Monday, July 25, 2016

Tenants Beware of Commercial Lease Boilerplate

Commercial leases are tough for clients to read. And even the best of clients usually skip over the legal boilerplate. Everything in a commercial lease is important, and the long expanses of unreadable legalese are written to protect the landlord and not the tenant. Ignoring the "small print" in commercial leases can really put your company at risk.

Indemnification & Subrogation

A typical commercial lease usually requires a tenant to reimburse and hold its landlord harmless from losses from the tenant’s own negligence. Consider where a landlord carries property insurance on its building, paid for by the tenant's common area maintenance charge. Where a tenant’s employee accidentally causes a fire, the landlord will use the insurance proceeds to repair the building. However, without a waiver of subrogation rights, the insurance company can “step into the shoes” of the landlord and sue the tenant under the lease indemnity clause.

Tenant Relocation

Under a lease relocation clause, the landlord can require the tenant to move to another space. This gives the landlord flexibility to combine vacant space and attract new tenants. Relocation can be very expensive and inconvenient for existing tenants, causing an interruption in business operations and a host of unexpected costs. At a very minimum, the landlord should pay the tenant’s moving expenses and incidentals if the tenant is forced to move.

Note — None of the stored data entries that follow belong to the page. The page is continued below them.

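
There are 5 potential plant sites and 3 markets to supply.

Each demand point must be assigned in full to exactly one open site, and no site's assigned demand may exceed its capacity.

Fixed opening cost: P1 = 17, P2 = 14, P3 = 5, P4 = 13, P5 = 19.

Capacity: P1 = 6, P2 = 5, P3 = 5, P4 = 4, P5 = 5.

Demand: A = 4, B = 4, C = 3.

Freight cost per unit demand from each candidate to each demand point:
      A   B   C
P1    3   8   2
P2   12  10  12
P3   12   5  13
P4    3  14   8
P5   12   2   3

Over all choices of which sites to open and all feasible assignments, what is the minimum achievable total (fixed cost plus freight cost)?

Open {P1, P3, P4}; cheapest assignment that respects the capacities:
  P1 (cap 6, load 3): C — cost 3×2 = 6
  P3 (cap 5, load 4): B — cost 4×5 = 20
  P4 (cap 4, load 4): A — cost 4×3 = 12
  Shipping 38, fixed 35 → total 73.
  Any other capacity-feasible assignment to {P1, P3, P4} ships for at least 38.
Compare {P1, P4, P5}: its best feasible assignment gives total 75.
Compare {P3, P4, P5}: its best feasible assignment gives total 78.
Every other set of open sites that can feasibly serve all demand totals ≥ 75 even under its best assignment. Minimum: 73.

73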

Subordination, Non-Disturbance & Attornment

A tenant subordination clause says that the tenant's lease rights are junior to the rights of the landlord’s bank. Among other things, this allows the bank to evict the tenant in a foreclosure suit against the landlord. With a non-disturbance clause, the bank agrees to not to evict the tenant in foreclosure. The attornment clause is the tenant’s agreement to recognize any new owner of the building after a foreclosure as the new landlord. Where all three clauses exist in a lease, the mortgage holder can foreclose with a clean title, the bank will not evict the tenant during foreclosure proceedings, and the tenant will recognize the new building owner as its new landlord.

Assignment & Subletting

Economic circumstances change, and a struggling tenant that is two years into a five year lease may find itself needing to get out of its existing lease. With an assignment, the original tenant transfers its lease to a new tenant, and it is a matter of negotiation whether or not the original tenant remains liable to the landlord under the lease. With a subletting, the original tenant leases its space to a new subtenant, while the original tenant continues to be primarily obligated to the landlord. Usually the landlord has the right to approve the new occupant. A subtenant should consider signing a side agreement with the landlord in order to preserve the subtenant's lease rights should the original tenant default under the lease.

Landlord Obligations

Finally, some commercial leases don't contain any obligations at all for the landlord other than to collect rent. This can really become a problem when the roof leaks, the sewer backs up, the parking lot needs repaving or snow removal, or the building needs repainting. Because commercial leases in Kentucky are almost pure creatures of contract, the lease should always spell out in detail what maintenance obligations the landlord is required to perform for the building and surrounding land.

Read the Boilerplate

Clients tend to think that most of their seventy page commercial lease is unimportant "boilerplate." To the contrary, most of these provisions have been specially written to protect the landlord, and can create substantial expense for a tenant at the worst possible time. Tenants need to read, understand, and negotiate their commercial leases before they sign them. Ignoring what looks like ordinary boilerplate can put a tenant’s company at serious risk.
*An earlier version of this article appeared in Business Lexington.